O poder da Internet das Ações, o próximo passo das organizações
Por Mirella Freitas e Juliana de Moraes



"Falar sobre o futuro não é uma tarefa simples. Não temos como caracterizar e objetivá-lo, até porque ele ainda nem aconteceu." Essa é a afirmação de Sean Ness, diretor do Institute For The Future (Instituto para o Futuro, na tradução do inglês). Ele acredita que, para nos prepararmos para o que vem adiante, precisamos ‘recalibrar´ a maneira de gerir a tecnologia. Ou seja, reconfigurar a realidade (e as novidades) – a seu favor – é a chave para um futuro promissor.

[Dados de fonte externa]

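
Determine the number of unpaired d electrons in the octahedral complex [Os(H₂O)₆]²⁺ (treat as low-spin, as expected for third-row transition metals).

H₂O is neutral, so the +2 overall charge sits on Os: oxidation state +2.
Os²⁺: group 8, so d-count = 8 − 2 = 6.
Configuration: t₂g⁶ eg⁰, giving 0 unpaired electrons.

0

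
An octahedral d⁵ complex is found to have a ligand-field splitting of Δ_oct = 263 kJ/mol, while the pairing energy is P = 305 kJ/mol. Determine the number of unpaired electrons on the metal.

Δ_oct < P, so pairing is avoided: the ground state is high-spin.
That gives t₂g³ eg².
Unpaired electrons: 5.

5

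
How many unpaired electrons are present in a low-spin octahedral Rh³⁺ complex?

0

Group 9 minus oxidation state +3 gives a d⁶ configuration for Rh³⁺.
Configuration: t2g^6 e_g^0, giving 0 unpaired electrons.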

Numa aula didática durante o evento Amcham Spark, promovido pela Amcham (Câmera Americana de Comércio), o executivo do Instituto, que se dedica a estudar e ensinar sobre o ambiente de mercado laboral, promove a construção de uma rede movida por ações, assim modificando tanto a gestão operacional quanto a gestão social da tecnologia pelas pessoas.

"O futuro demora para chegar e para acontecer. Então, realizar uma previsão rapidamente implica num mal funcionamento de uma organização. Devemos acompanhar passo a passo o futuro e moldá-lo conforme o interesse de cada um", explica.

Ness destaca a importância de sempre se observar o ambiente ao redor, tentando se adaptar à realidade naquele momento, trabalhando sob o processo que chama de "House Rules" – regras da casa, na tradução do inglês.

Regras da casa

Ness indica três regras para aqueles que querem atingir o máximo de sua percepção e, assim, moldar o futuro em prol de seus objetivos. A imersão, a "bioempatia" (conexão com a natureza, que provem recursos para todas áreas) e a curiosidade são interligadas aos quatro fundamentos da tecnologia.

"Existem estratégias para reconfigurarmos, corretamente, nossa realidade para alcançarmos o futuro sem maiores dificuldades. Ter experiências imersivas, que envolvam, por exemplo, a realidade virtual, pode ajudar a alterar nossa percepção como humanos", coloca o especialista.

Dentro desse contexto, o especialista destaca as "fronteiras das organizações" como um dos pontos fundamentais do futuro. "As empresas precisam ter em mente que o mundo atual é conectado e integrado, com fronteiras que não são claramente definidas. Isso exige um planejamento especial, que leve em conta a abertura das redes para a integração e a sincronização de dados, por exemplo".

Mesmo com o peso, cada vez maior, da tecnologia no mundo dos negócios, a atividade humana seguirá sendo essencial, enfatiza. Promover a atividade de codificação do corpo humano, dar uma nova rota para algo importante e visualizar a tecnologia em objetos presentes em nossas rotinas são alguns caminhos para que a realidade de hoje seja o futuro do amanhã.

"Ainda somos pessoas a executar uma série de atividades, mas logo máquinas, robôs e BOTS (aplicações de software concebidos para simular ações humanas repetidas vezes de maneira padrão) serão capazes de fazer atividades que nós humanos exercemos agora. Mas, a tecnologia ainda precisa de nós para que seu aproveitamento se dê de forma plena", destaca.

A próxima década: a Internet das Ações

"Esse novo presente que está se aproximando tem tudo para se tornar autônomo, mas vai exigir colaboração dos usuários, é isso que forma a Internet das Ações – ações colaborativas que fazem com que internet continue se auto moldando", pontua o especialista. De acordo com ele, o movimento de pensarmos em conjunto vai dar uma nova cara para a nova década.

Para Ness, o foco é a prioridade para ir em direção a mudanças, tentando encontrar um ponto de insight, de compreensão e solução de um problema. A grande questão é que o pensamento de agir na internet é um processo demorado que exige paciência e aprendizado. "Depois de inventar a tecnologia, vem o segundo passo: aprendermos como usá-la corretamente".